There were numerous other supply caches around the country. There were many years' worth of supplies to be had, but not if Witzgenstein destroyed them. It was an awful plan, but it could work. Janine still had her anchor, her home in the Willamette Valley. If she could hold it while destroying every other resource, she wouldn't face a united opposition again. The last survivors under Lara would splinter as they began to starve, trapped in a barren prison as big as a country. Many of them would go back begging to Witzgenstein, and the destruction of Amo's legacy would be complete.
That thought raised a little anger. It was hard to feel, but the flicker of it felt good. She'd been beaten down, and this fire was necessary. She had to breathe gentle air across it, protect it, stoke the embers until it erupted. She had to do that for everyone, despite the tickle of panic at the outer edges of her mind. It was just another case to be made. The largest she had yet to make, and not one she could afford to fail.
"We have to take them all," she said, and Crow said nothing more. He of all people should know. When the Native tribes went to war, they often took their entire civilization with them. Every bet was all-in. "We all have to fight."
She strode forward, toward her people. Those
nearest showed the weary tracing of fear on their faces. Those were wrinkles she had to smooth out with her own hands. She began to run logistical calculations through her head, appraising the RV count, the people, their characters and abilities. She knew them better than anyone did, except the handful of adults from Drake's family.
But even his children were fighters, raised as human bombs. They'd been a nomadic people. The first thing she had to do was get them on the same page as her. It had to be confident and assured, done smoothly and concisely, as if this was a plan she'd always held, as if this was the natural order.
Then they would follow her. Then they would fight for her.

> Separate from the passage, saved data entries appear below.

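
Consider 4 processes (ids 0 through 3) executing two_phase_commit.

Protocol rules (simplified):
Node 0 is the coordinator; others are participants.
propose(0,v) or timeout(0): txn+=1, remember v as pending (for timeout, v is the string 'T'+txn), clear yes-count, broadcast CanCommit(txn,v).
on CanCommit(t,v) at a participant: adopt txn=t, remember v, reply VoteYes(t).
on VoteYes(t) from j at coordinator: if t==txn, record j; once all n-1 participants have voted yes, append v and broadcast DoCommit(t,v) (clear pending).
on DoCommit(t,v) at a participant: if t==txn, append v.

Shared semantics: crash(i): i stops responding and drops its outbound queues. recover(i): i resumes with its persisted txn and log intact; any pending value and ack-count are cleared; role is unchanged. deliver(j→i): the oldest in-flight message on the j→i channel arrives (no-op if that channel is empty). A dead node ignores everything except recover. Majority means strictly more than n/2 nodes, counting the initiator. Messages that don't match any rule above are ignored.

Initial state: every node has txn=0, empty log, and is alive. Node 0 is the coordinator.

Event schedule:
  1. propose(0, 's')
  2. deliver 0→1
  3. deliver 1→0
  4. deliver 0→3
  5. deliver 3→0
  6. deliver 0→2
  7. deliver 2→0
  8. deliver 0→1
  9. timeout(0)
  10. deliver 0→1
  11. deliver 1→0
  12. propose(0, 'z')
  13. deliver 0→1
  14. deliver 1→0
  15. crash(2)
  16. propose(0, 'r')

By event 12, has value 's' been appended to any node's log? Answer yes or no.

1. propose(0,'s'):  <0:coor t1 ->
2. deliver 0→1:  <1:part t1 ->
3. deliver 1→0:  nop
4. deliver 0→3:  <3:part t1 ->
5. deliver 3→0:  nop
6. deliver 0→2:  <2:part t1 ->
7. deliver 2→0:  <0:coor t1 s>
8. deliver 0→1:  <1:part t1 s>
9. timeout(0):  <0:coor t2 s>
10. deliver 0→1:  <1:part t2 s>
11. deliver 1→0:  nop
12. propose(0,'z'):  <0:coor t3 s>

yes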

The glimmer of a smile began to play on her lips. They'd lost so much. Taking it back was going to bind them in a new union. A new nation.
8. STRATEGIC RESERVE
Lara walked and Crow came with her, spreading silence back through the remnants of New LA like the chill off a demon. She remembered how Amo had done this very same action some twelve hours earlier, picking out his team while they were still under the red shroud of the explosion.
She looked into their eyes. It seemed that at any moment one of them would shout out a challenge, call her a fake, defy her right to lead, but none of them did. They were too cowed. Drake's children stared soullessly at her, fidgeting with their hands now they'd been deprived of their explosive toys. Six of Drake's adults stood amongst them, gazing at her as she went by.

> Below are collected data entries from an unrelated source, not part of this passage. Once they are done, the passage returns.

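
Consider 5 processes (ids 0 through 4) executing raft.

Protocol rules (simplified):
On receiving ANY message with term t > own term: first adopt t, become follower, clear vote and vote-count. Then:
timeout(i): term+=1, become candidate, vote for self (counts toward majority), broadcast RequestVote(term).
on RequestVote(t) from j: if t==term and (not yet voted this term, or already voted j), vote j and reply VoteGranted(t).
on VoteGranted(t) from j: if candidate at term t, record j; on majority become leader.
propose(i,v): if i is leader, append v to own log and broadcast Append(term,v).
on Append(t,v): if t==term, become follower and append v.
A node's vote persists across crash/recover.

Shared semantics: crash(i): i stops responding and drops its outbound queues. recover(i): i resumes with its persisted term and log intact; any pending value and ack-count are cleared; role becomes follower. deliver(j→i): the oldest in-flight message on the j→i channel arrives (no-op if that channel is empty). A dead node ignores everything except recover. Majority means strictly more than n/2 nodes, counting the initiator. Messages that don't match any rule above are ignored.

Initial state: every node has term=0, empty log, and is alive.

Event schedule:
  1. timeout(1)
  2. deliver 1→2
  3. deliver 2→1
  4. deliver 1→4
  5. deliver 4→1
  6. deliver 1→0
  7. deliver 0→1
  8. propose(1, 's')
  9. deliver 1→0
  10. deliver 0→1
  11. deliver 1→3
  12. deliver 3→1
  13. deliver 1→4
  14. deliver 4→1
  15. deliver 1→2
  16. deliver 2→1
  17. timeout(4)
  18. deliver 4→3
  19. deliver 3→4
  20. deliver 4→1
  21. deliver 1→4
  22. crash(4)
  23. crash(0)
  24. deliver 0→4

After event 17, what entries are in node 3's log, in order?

e1 timeout(1): 1[cand,t=1,-]
e2 deliver 1→2: 2[foll,t=1,-]
e3 deliver 2→1: ·
e4 deliver 1→4: 4[foll,t=1,-]
e5 deliver 4→1: 1[lead,t=1,-]
e6 deliver 1→0: 0[foll,t=1,-]
e7 deliver 0→1: ·
e8 propose(1,'s'): 1[lead,t=1,s]
e9 deliver 1→0: 0[foll,t=1,s]
e10 deliver 0→1: ·
e11 deliver 1→3: 3[foll,t=1,-]
e12 deliver 3→1: ·
e13 deliver 1→4: 4[foll,t=1,s]
e14 deliver 4→1: ·
e15 deliver 1→2: 2[foll,t=1,s]
e16 deliver 2→1: ·
e17 timeout(4): 4[cand,t=2,s]

empty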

"They're remembering the vision," Crow whispered as they went. "You on the stage, Drake at your feet."
At the midpoint, four vehicles down, she saw her children. They stood outside their RV, watching with limpid, uncertain eyes, but she couldn't go to them. Not yet. Instead she kept walking down the convoy, tracing the soot-blackened and dust-hoared RV flanks with her eyes. In the bright light of day her people looked like what they truly were; refugees. She looked at people she knew and willed them to understand. Gracie who led the cyclists' group. James who was a great freestyle surfer. George who drove the corn thresher, Little Terrence who loved to read old zombie comics. Silas who'd helped her build her coffee shop, Merrit who'd taught them how to restart the hydroelectric dam on Folsom Lake, plus many faces who were not there.